Charlie took them to the CID interview room after that, and the twins felt the nerves that all career criminals suffer within the four walls of a station even when they’re not under arrest. Horror stories had been passed down the generations of criminal families about what had happened inside the confines of the old Leith station. In the days when discipline had a greater margin of error, and no one had a mobile phone with a camera, summary justice would take place for special
customers. Unfortunately everyone who’d been locked up then felt they had to claim a beating after they were released. It was a badge of honour, and you weren’t worth much unless ten hairy cops had allegedly beaten all the colours out of you.
Baxter was old school, six months from his pension and still working his arse off every day because he loved it. He was one of the greatest bastards and cynics in the job, but at least he was consistent. He just didn’t like anyone, including his wife, and especially his gay son, who he believed had brought disgrace on his house. His redeeming feature was that he lived and breathed his job, and was always there when it counted. He just didn’t do friendships or political correctness. Fortunately, he wasn’t bright enough to take the jump to inspector, but it had never bothered him.

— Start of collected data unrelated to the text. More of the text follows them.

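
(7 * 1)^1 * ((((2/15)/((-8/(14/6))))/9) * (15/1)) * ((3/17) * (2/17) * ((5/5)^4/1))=-49/5202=-0.01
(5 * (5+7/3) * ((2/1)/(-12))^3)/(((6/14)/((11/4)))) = -4235/3888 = -1.09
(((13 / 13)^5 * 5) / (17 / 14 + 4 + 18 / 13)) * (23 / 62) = 10465 / 37231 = 0.28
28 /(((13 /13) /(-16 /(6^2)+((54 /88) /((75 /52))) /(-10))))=-168742 /12375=-13.64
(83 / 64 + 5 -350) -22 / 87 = -343.96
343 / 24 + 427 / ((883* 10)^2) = 6685835737 / 467813400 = 14.29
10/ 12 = 5/ 6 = 0.83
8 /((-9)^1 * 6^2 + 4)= -1 /40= -0.02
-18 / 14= -9 / 7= -1.29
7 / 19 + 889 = 889.37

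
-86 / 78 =-43 / 39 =-1.10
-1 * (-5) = 5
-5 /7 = -0.71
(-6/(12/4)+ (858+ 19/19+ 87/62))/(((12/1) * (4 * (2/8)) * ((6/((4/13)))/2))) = 53221/7254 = 7.34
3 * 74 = 222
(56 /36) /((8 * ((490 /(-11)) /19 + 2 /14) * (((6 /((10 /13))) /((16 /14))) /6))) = -29260 /376857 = -0.08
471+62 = 533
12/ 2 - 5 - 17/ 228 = 211/ 228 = 0.93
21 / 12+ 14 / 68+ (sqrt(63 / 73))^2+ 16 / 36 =145793 / 44676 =3.26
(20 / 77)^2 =400 / 5929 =0.07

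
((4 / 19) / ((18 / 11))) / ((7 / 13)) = 0.24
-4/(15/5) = -4/3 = -1.33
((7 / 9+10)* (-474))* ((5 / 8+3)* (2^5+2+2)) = -666681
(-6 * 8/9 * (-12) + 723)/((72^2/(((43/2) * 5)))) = 169205/10368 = 16.32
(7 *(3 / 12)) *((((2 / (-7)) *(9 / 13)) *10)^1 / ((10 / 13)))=-9 / 2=-4.50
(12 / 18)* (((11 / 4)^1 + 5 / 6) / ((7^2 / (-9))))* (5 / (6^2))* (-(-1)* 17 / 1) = -3655 / 3528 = -1.04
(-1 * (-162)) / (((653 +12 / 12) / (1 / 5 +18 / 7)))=2619 / 3815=0.69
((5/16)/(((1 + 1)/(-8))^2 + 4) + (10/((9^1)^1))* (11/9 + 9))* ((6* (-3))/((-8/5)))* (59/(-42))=-3552095/19656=-180.71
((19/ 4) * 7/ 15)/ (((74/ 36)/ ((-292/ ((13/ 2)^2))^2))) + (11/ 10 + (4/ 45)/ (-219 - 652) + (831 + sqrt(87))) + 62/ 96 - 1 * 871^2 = -38628891290051689/ 50977957680 + sqrt(87) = -757747.42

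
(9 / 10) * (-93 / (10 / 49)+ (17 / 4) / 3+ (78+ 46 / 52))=-878433 / 2600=-337.86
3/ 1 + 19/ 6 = 6.17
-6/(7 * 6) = -1/7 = -0.14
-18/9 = -2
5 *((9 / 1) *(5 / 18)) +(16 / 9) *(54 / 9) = 139 / 6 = 23.17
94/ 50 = 47/ 25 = 1.88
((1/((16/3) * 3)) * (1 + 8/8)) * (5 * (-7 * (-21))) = 735/8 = 91.88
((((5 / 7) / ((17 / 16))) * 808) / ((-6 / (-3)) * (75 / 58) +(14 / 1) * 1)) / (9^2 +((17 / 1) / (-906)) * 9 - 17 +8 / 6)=0.50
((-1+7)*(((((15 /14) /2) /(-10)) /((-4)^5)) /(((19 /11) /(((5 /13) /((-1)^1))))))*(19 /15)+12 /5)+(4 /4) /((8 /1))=4705627 /1863680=2.52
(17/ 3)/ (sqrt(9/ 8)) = 34 * sqrt(2)/ 9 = 5.34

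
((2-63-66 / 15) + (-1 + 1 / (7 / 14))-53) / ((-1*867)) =587 / 4335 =0.14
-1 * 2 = -2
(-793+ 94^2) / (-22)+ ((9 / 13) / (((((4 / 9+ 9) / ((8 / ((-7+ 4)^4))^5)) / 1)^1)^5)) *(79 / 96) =-1349732544473814263269166258246276109991289039372887239713 / 3691920425018514707437729414573930070982166929894581250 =-365.59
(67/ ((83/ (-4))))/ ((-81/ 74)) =19832/ 6723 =2.95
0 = 0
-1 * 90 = -90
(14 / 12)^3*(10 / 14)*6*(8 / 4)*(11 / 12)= 2695 / 216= 12.48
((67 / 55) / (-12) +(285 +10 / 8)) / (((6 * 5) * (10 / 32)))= 377716 / 12375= 30.52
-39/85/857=-39/72845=-0.00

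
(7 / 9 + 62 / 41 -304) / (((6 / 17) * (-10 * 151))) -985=-3291100273 / 3343140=-984.43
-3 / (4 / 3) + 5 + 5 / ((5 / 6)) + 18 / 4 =53 / 4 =13.25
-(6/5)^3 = -216/125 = -1.73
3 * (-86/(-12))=43/2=21.50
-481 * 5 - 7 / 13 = -31272 / 13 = -2405.54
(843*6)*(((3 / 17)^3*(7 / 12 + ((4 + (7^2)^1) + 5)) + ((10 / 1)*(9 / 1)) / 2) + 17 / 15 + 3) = 12289615647 / 49130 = 250144.83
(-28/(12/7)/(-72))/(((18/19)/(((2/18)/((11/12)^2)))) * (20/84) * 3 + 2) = 6517/204471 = 0.03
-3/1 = -3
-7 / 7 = -1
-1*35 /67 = -35 /67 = -0.52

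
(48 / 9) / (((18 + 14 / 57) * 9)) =19 / 585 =0.03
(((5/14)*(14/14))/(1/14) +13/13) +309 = 315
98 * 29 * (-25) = -71050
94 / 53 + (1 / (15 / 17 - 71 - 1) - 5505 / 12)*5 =-587469911 / 256308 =-2292.05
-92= -92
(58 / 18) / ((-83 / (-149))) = 4321 / 747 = 5.78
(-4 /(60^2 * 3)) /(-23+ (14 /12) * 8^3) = -1 /1550700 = -0.00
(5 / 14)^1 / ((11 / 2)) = 5 / 77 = 0.06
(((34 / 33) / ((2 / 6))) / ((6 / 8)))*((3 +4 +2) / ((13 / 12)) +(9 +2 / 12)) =92684 / 1287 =72.02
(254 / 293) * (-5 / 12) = -0.36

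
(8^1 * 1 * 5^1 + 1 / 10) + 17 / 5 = 43.50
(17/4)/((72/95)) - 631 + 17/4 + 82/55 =-9815279/15840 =-619.65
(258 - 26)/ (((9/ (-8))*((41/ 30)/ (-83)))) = 1540480/ 123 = 12524.23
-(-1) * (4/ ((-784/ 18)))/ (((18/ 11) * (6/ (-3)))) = 11/ 392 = 0.03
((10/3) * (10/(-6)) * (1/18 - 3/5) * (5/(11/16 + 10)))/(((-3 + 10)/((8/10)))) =2240/13851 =0.16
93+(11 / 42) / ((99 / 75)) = 11743 / 126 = 93.20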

Baxter sat the twins down opposite him and wanted to shake his head at the old question of where had all that time gone? As a young officer he’d locked up their grandfather, who wasn’t a criminal, other than the fact that he’d fight his shadow on a Friday night after a hard week in the docks. He’d burst Baxter’s nose on their first encounter, so the cop always made sure to get his retaliation in first after that. The funny thing was that the old man had liked the police, and never had any hard feelings, invariably blaming himself and the drink.
Their father Joe, on the other hand, had been a pain in the arse all his life, and though Baxter had tussled with him down the years, he’d never managed to put him away for any length of time, which bugged him. Now it looked like someone had stamped old Joe’s ticket, and he waited to hear what the twins had to say. He sighed at the thought that he was dealing with the third generation, and every day that passed emphasised that his world was disappearing, and fast. The boys sitting opposite would be pissing off the constabulary when Baxter was dribbling into his soup.